TLDR for experienced Hop developers

  • CockroachDB is postgres wire compliant, therefore you can setup Postgres as the connection type.
  • Hop tries to use multiple active portals and CRDB doesn’t support this. Therefore avoid limit size in the table input step.

Tutorial:

  1. Lets begin by retrieving apache-hop (incubating)
      # First we need to retrieve apache hop and start the gui.
      curl -O https://dlcdn.apache.org/incubator/hop/0.99/apache-hop-client-0.99-incubating.zip
      # Extract
      tar -xvzf apache-hop-client-0.99-incubating.zip
      cd hop
      # Start the hop developer user interface
      sh hop-gui.sh
    
  2. You will be presented with a blank screen. image
  3. Lets setup our connection to CockroachDB. First Click the metadata symbol, this will display the metadata pane : image
  4. To create a new database connection, Double click “Relational Database Connection”. image
  5. Give the connection a name, add the connection details and remember to click test to verify the connection! Select PostgreSQL as the connection type. CockroachDB is postgres wire compliant, click here to find out more. image Click save icon on the top left and then you can exit the dialog image
  6. Now lets create our first pipeline, click the + in the left hand side menu and then Pipeline. image
  7. You will be presented with an empty canvas, left click and a dialog box will appear to add a new step. image
  8. Filter for “input” and then click on “Table Input”. image
  9. Click the “Table Input” step. Then click “Edit”. image
  10. In the dialog, input an SQL select query. image
  11. Don’t forget to click “Preview” to check the SQL statement is correct! For this exercise, the CockroachDB example workload movr was used to create the database, tables and fake data. image
  12. Now we will add a text file output and write our results to CSV. You must first, add the “Text file output” step. Link the 2 steps together by holding the shift key + left clicking the “Table Input”, then drag from “Table Input” to “Text file output”. image
  13. You should now see a basic pipeline. image
  14. Double click the “Text file output” and add a filename, in this example I use a variable, you will need to provide the the variable ${output_dir} when you run the pipeline image
  15. Click the Fields tab and add fields that you would like to output to CSV. You can use “Get fields” and “Minimal width” to autofill the fields. image
  16. Now save the pipeline image image
  17. Click the play button . image
  18. Update the output_dir variable in the variables tab and click “Launch”. image
  19. Success!
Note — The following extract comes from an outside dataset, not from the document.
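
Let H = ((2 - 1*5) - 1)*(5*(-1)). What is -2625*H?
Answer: -52500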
We written some rows from the rides table to CSV. image
  20. You should be able to now see the csv.
      cat /var/root/sample.csv
    

    image


Lets read a CSV and write this back to CockroachDB

  1. For this, we will use 2 steps. “CSV file input” and “Table output”. image
  2. CSV File output looks like so: image
  3. Table output, update the target schema and target table. image
  4. Success! We have written our CSV to a table in CockroachDB. image

Issues encountered

Multiple active portals when using Limit size

For table inputs, avoid putting the limit size. Otherwise you will receive an error where hop tries to use multiple portals, cockroach does not support this. Simply workaround this by adding a limit clause to the query.

image

Error shown by Hop

2021/09/29 10:25:02 - Table input.0 - Caused by: org.apache.hop.core.exception.HopDatabaseException: 
2021/09/29 10:25:02 - Table input.0 - Error determining value metadata from SQL resultset metadata
2021/09/29 10:25:02 - Table input.0 - ERROR: unimplemented: multiple active portals not supported
2021/09/29 10:25:02 - Table input.0 -   Hint: You have attempted to use a feature that is not yet implemented.
2021/09/29 10:25:02 - Table input.0 - See: https://go.crdb.dev/issue-v/40195/v21.1

Workaround:

SELECT * FROM movr.rides limit 10;

Conclusion

I hope this tutorial was enough for you to get started on development with Apache Hop (Incubating) paired with CockroachDB. Its very easy to develop pipelines with Hop and I’ll be developing a series on this subject, so look out for my next article. Thanks for reading!